130 Millionen in Travemünde – 80 Millionen auf Fehmarn ?

Investor Thelosen mit Großprojekten

Beachvolleyballfeld, Strandburg – dazwischen sind auf der Spielwiese Hotels und Ferienappartements geplant. Die einen wollen verhindern, dass die Spielwiese bebaut wird. Die anderen fragen sich, warum es noch nicht los geht.

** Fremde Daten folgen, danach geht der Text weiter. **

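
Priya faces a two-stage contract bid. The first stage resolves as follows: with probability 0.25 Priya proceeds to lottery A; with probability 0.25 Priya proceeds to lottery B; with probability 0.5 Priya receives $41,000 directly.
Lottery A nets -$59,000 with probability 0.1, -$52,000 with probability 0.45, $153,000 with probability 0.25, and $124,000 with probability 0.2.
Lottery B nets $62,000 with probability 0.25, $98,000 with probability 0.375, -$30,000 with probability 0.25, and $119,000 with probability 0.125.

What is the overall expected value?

EV(A) = 0.1 × (-59000) + 0.45 × (-52000) + 0.25 × 153000 + 0.2 × 124000 = -5900 − 23400 + 38250 + 24800 = 33750
EV(B) = 0.25 × 62000 + 0.375 × 98000 + 0.25 × (-30000) + 0.125 × 119000 = 15500 + 36750 − 7500 + 14875 = 59625
Branch C: 41000 (certain)
Overall = 0.25 × 33750 + 0.25 × 59625 + 0.5 × 41000 = 8437.5 + 14906.25 + 20500 = 43843.75

$43,843.75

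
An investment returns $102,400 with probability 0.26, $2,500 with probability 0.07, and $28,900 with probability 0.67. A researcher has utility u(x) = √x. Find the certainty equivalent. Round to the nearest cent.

E[u] = 0.26·√102400 + 0.07·√2500 + 0.67·√28900 = 0.26·320 + 0.07·50 + 0.67·170 = 200.6
CE = (200.6)² = 40240.36

$40,240.36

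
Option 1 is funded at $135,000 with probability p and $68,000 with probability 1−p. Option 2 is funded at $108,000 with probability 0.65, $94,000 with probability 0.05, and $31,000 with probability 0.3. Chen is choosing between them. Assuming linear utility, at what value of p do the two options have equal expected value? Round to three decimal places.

p = 0.242

EV(Option 2) = 0.65 × 108000 + 0.05 × 94000 + 0.3 × 31000 = 70200 + 4700 + 9300 = 84200
p·135000 + (1−p)·68000 = 84200
67000p + 68000 = 84200
p = (84200 − 68000) / 67000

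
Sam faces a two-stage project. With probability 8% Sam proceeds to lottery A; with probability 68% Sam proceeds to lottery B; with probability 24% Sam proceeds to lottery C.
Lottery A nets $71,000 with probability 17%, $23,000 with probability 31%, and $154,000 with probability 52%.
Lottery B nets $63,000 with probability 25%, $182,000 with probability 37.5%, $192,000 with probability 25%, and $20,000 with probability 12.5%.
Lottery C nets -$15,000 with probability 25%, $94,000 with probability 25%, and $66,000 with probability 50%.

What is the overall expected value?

$112,062.40

EV(A) = 0.17 × 71000 + 0.31 × 23000 + 0.52 × 154000 = 12070 + 7130 + 80080 = 99280
EV(B) = 0.25 × 63000 + 0.375 × 182000 + 0.25 × 192000 + 0.125 × 20000 = 15750 + 68250 + 48000 + 2500 = 134500
EV(C) = 0.25 × (-15000) + 0.25 × 94000 + 0.5 × 66000 = -3750 + 23500 + 33000 = 52750
Overall = 0.08 × 99280 + 0.68 × 134500 + 0.24 × 52750 = 7942.4 + 91460 + 12660 = 112062.4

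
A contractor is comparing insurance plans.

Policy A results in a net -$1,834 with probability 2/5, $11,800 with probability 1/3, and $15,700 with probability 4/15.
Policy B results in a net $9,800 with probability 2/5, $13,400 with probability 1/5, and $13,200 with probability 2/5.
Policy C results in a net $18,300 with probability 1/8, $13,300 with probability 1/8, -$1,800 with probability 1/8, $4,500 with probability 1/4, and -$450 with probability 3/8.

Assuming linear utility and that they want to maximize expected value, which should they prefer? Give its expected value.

Policy A = 2/5 × (-1834) + 1/3 × 11800 + 4/15 × 15700 = -733.6 + 3933.3333 + 4186.6667 = 7386.4
Policy B = 2/5 × 9800 + 1/5 × 13400 + 2/5 × 13200 = 3920 + 2680 + 5280 = 11880
Policy C = 1/8 × 18300 + 1/8 × 13300 + 1/8 × (-1800) + 1/4 × 4500 + 3/8 × (-450) = 2287.5 + 1662.5 − 225 + 1125 − 168.75 = 4681.25

Policy B ($11,880)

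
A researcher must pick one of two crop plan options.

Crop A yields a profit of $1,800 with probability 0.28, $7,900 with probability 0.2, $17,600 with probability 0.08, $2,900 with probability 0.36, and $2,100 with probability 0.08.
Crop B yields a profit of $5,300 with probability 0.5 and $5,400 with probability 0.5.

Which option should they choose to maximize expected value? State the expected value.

Crop B ($5,350)

Crop A = 0.28 × 1800 + 0.2 × 7900 + 0.08 × 17600 + 0.36 × 2900 + 0.08 × 2100 = 504 + 1580 + 1408 + 1044 + 168 = 4704
Crop B = 0.5 × 5300 + 0.5 × 5400 = 2650 + 2700 = 5350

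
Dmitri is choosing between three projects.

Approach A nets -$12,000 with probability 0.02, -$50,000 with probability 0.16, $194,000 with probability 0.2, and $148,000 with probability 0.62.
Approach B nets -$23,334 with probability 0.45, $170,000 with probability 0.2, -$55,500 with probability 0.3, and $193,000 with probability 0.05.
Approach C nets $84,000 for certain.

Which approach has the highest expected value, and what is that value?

Approach A ($122,320)

Approach A = 0.02 × (-12000) + 0.16 × (-50000) + 0.2 × 194000 + 0.62 × 148000 = -240 − 8000 + 38800 + 91760 = 122320
Approach B = 0.45 × (-23334) + 0.2 × 170000 + 0.3 × (-55500) + 0.05 × 193000 = -10500.3 + 34000 − 16650 + 9650 = 16499.7
Approach C: 84000 (certain)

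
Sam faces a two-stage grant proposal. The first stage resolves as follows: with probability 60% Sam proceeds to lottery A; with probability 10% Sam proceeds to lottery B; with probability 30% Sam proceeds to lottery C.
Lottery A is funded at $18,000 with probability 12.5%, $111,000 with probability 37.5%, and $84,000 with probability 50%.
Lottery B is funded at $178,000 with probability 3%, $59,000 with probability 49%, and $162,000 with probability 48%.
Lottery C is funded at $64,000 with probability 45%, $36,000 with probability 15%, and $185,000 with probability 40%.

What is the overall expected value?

$95,186

EV(A) = 0.125 × 18000 + 0.375 × 111000 + 0.5 × 84000 = 2250 + 41625 + 42000 = 85875
EV(B) = 0.03 × 178000 + 0.49 × 59000 + 0.48 × 162000 = 5340 + 28910 + 77760 = 112010
EV(C) = 0.45 × 64000 + 0.15 × 36000 + 0.4 × 185000 = 28800 + 5400 + 74000 = 108200
Overall = 0.6 × 85875 + 0.1 × 112010 + 0.3 × 108200 = 51525 + 11201 + 32460 = 95186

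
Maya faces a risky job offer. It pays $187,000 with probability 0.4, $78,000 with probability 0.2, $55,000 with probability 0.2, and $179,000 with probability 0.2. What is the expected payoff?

$137,200

EV = 0.4 × 187000 + 0.2 × 78000 + 0.2 × 55000 + 0.2 × 179000 = 74800 + 15600 + 11000 + 35800 = 137200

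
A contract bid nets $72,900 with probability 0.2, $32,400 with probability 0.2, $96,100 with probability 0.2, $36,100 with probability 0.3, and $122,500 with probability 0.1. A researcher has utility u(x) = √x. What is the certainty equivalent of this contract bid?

E[u] = 0.2·√72900 + 0.2·√32400 + 0.2·√96100 + 0.3·√36100 + 0.1·√122500 = 0.2·270 + 0.2·180 + 0.2·310 + 0.3·190 + 0.1·350 = 244
CE = (244)² = 59536

$59,536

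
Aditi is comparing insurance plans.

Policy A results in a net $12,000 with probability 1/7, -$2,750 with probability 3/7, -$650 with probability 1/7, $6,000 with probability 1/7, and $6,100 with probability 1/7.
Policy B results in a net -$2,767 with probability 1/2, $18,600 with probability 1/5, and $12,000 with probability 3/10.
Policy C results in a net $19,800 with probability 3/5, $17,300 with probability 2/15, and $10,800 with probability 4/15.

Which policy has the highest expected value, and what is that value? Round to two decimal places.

Policy C ($17,066.67)

Policy A = 1/7 × 12000 + 3/7 × (-2750) + 1/7 × (-650) + 1/7 × 6000 + 1/7 × 6100 = 1714.2857 − 1178.5714 − 92.8571 + 857.1429 + 871.4286 = 2171.4286
Policy B = 1/2 × (-2767) + 1/5 × 18600 + 3/10 × 12000 = -1383.5 + 3720 + 3600 = 5936.5
Policy C = 3/5 × 19800 + 2/15 × 17300 + 4/15 × 10800 = 11880 + 2306.6667 + 2880 = 17066.6667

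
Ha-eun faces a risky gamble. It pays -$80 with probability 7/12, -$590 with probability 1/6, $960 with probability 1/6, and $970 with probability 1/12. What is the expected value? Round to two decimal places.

EV = 7/12 × (-80) + 1/6 × (-590) + 1/6 × 960 + 1/12 × 970 = -46.6667 − 98.3333 + 160 + 80.8333 = 95.8333

$95.83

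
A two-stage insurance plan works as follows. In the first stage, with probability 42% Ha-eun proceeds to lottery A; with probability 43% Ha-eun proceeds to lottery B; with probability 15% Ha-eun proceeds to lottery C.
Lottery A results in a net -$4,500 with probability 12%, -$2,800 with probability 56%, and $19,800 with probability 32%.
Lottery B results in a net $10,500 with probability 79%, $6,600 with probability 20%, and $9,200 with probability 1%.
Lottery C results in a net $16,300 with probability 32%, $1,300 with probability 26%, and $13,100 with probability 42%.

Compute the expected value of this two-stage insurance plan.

EV(A) = 0.12 × (-4500) + 0.56 × (-2800) + 0.32 × 19800 = -540 − 1568 + 6336 = 4228
EV(B) = 0.79 × 10500 + 0.2 × 6600 + 0.01 × 9200 = 8295 + 1320 + 92 = 9707
EV(C) = 0.32 × 16300 + 0.26 × 1300 + 0.42 × 13100 = 5216 + 338 + 5502 = 11056
Overall = 0.42 × 4228 + 0.43 × 9707 + 0.15 × 11056 = 1775.76 + 4174.01 + 1658.4 = 7608.17

$7,608.17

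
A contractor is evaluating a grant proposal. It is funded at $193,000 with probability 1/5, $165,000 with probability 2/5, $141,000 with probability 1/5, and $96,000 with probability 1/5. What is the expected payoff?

EV = 1/5 × 193000 + 2/5 × 165000 + 1/5 × 141000 + 1/5 × 96000 = 38600 + 66000 + 28200 + 19200 = 152000

$152,000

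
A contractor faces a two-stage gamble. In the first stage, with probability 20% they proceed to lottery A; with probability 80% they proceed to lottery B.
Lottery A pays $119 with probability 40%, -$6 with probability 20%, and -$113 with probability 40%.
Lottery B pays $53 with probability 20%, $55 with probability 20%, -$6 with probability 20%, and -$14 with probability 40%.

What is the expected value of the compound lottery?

EV(A) = 0.4 × 119 + 0.2 × (-6) + 0.4 × (-113) = 47.6 − 1.2 − 45.2 = 1.2
EV(B) = 0.2 × 53 + 0.2 × 55 + 0.2 × (-6) + 0.4 × (-14) = 10.6 + 11 − 1.2 − 5.6 = 14.8
Overall = 0.2 × 1.2 + 0.8 × 14.8 = 0.24 + 11.84 = 12.08

$12.08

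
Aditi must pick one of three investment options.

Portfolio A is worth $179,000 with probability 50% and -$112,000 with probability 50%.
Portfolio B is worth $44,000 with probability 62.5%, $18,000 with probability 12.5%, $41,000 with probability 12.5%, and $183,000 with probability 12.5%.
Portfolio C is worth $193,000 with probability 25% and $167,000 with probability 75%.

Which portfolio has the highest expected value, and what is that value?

Portfolio A = 0.5 × 179000 + 0.5 × (-112000) = 89500 − 56000 = 33500
Portfolio B = 0.625 × 44000 + 0.125 × 18000 + 0.125 × 41000 + 0.125 × 183000 = 27500 + 2250 + 5125 + 22875 = 57750
Portfolio C = 0.25 × 193000 + 0.75 × 167000 = 48250 + 125250 = 173500

Portfolio C ($173,500)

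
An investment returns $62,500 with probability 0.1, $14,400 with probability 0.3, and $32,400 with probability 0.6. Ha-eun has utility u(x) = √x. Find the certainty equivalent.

$28,561

E[u] = 0.1·√62500 + 0.3·√14400 + 0.6·√32400 = 0.1·250 + 0.3·120 + 0.6·180 = 169
CE = (169)² = 28561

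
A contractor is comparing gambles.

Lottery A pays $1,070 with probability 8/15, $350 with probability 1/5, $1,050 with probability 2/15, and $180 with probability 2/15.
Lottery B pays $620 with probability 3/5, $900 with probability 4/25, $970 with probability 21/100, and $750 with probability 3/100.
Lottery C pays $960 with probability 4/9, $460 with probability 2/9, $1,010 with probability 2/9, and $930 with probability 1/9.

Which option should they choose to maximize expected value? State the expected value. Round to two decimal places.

Lottery C ($856.67)

Lottery A = 8/15 × 1070 + 1/5 × 350 + 2/15 × 1050 + 2/15 × 180 = 570.6667 + 70 + 140 + 24 = 804.6667
Lottery B = 3/5 × 620 + 4/25 × 900 + 21/100 × 970 + 3/100 × 750 = 372 + 144 + 203.7 + 22.5 = 742.2
Lottery C = 4/9 × 960 + 2/9 × 460 + 2/9 × 1010 + 1/9 × 930 = 426.6667 + 102.2222 + 224.4444 + 103.3333 = 856.6667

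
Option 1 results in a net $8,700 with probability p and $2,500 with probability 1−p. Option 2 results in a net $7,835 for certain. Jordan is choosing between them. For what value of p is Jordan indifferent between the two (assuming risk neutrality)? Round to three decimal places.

p·8700 + (1−p)·2500 = 7835
6200p + 2500 = 7835
p = (7835 − 2500) / 6200

p = 0.860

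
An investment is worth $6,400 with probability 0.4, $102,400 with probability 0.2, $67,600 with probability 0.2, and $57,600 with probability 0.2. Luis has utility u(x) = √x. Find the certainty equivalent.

E[u] = 0.4·√6400 + 0.2·√102400 + 0.2·√67600 + 0.2·√57600 = 0.4·80 + 0.2·320 + 0.2·260 + 0.2·240 = 196
CE = (196)² = 38416

$38,416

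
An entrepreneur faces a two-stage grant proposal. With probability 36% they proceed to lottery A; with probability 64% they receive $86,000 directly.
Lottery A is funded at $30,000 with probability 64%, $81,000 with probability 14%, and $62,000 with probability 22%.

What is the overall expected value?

EV(A) = 0.64 × 30000 + 0.14 × 81000 + 0.22 × 62000 = 19200 + 11340 + 13640 = 44180
Branch B: 86000 (certain)
Overall = 0.36 × 44180 + 0.64 × 86000 = 15904.8 + 55040 = 70944.8

$70,944.80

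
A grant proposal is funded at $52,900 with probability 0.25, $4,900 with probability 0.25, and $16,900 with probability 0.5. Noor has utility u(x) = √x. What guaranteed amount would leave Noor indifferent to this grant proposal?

$19,600

E[u] = 0.25·√52900 + 0.25·√4900 + 0.5·√16900 = 0.25·230 + 0.25·70 + 0.5·130 = 140
CE = (140)² = 19600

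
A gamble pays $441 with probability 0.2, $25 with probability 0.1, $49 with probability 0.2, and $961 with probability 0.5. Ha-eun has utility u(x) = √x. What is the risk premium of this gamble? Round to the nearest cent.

$114.44

E[u] = 0.2·√441 + 0.1·√25 + 0.2·√49 + 0.5·√961 = 0.2·21 + 0.1·5 + 0.2·7 + 0.5·31 = 21.6
CE = (21.6)² = 466.56
Risk premium = EV − CE = 581 − 466.56 = 114.44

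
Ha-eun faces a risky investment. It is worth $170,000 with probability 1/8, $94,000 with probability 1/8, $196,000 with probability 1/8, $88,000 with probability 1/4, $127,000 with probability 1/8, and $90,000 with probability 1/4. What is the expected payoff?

EV = 1/8 × 170000 + 1/8 × 94000 + 1/8 × 196000 + 1/4 × 88000 + 1/8 × 127000 + 1/4 × 90000 = 21250 + 11750 + 24500 + 22000 + 15875 + 22500 = 117875

$117,875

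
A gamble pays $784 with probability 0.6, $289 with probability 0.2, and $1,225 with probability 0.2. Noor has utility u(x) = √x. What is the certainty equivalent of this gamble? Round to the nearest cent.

E[u] = 0.6·√784 + 0.2·√289 + 0.2·√1225 = 0.6·28 + 0.2·17 + 0.2·35 = 27.2
CE = (27.2)² = 739.84

$739.84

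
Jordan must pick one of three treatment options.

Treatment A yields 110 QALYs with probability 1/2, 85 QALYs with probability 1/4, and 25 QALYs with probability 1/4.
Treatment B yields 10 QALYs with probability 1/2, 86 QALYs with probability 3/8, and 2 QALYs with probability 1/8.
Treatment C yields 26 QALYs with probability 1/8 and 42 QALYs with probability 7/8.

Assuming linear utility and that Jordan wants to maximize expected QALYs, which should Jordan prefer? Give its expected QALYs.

Treatment A (82.5 QALYs)

Treatment A = 1/2 × 110 + 1/4 × 85 + 1/4 × 25 = 55 + 21.25 + 6.25 = 82.5
Treatment B = 1/2 × 10 + 3/8 × 86 + 1/8 × 2 = 5 + 32.25 + 0.25 = 37.5
Treatment C = 1/8 × 26 + 7/8 × 42 = 3.25 + 36.75 = 40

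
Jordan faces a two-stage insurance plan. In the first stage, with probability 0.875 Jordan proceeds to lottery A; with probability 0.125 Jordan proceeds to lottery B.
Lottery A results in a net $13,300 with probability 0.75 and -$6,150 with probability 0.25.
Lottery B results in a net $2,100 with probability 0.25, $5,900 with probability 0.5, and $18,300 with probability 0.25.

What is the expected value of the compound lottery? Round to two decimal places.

$8,389.06

EV(A) = 0.75 × 13300 + 0.25 × (-6150) = 9975 − 1537.5 = 8437.5
EV(B) = 0.25 × 2100 + 0.5 × 5900 + 0.25 × 18300 = 525 + 2950 + 4575 = 8050
Overall = 0.875 × 8437.5 + 0.125 × 8050 = 7382.8125 + 1006.25 = 8389.0625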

BURG (wi) • Die Stadtvertretung hat entschieden, die Spielwiese zugunsten eines Hotels, Hotel-Appartements und Ferienwohnungen (insgesamt rund 1000 Betten) mit einem Investitionsvolumen von 80 Millionen Euro zu opfern. Die Verwirklichung des Projektes lässt indes auf sich warten, während andere Vorhaben an der Ostsee große Fortschritte machen.

Einerseits ist die Politik offenbar imstande, die Liste mit über 6 000 Unterschriften gegen das Projekt unberücksichtigt zu lassen, andererseits handelte sie sich von Wirtschaftsminister Dietrich Austermann den Vorwurf ein bei dem Projekt auf der Bremse zu stehen.

Grünflächen opfern ?

In einem weiteren Fall müssen die Kommunalpolitiker zwischen Grünflächen und Ferienanlagen entscheiden. In Travemünde sollen rund 130 Millionen Euro investiert werden für ein Hotel und Ferienappartements in sechsstöckigen Gebäuden auf dem jetzigen Grünstrand (wir berichteten).

Die CDU, die in der Lübecker Bürgerschaft die absolute Mehrheit hat, zögerte nicht lange und gab dem Investor Heinrich Thelosen schon mal grünes Licht.

Thelosen: „Projekte, die wir anpacken ...“

Heinrich Thelosen gilt auch als der Investor am Südstrand auf Fehmarn, wo er bereits die Strandburg gebaut hat. Es ist Vertraulichkeit vereinbart, doch der Name Thelosen wird auf Fehmarn kaum noch hinter vorgehaltener Hand genannt.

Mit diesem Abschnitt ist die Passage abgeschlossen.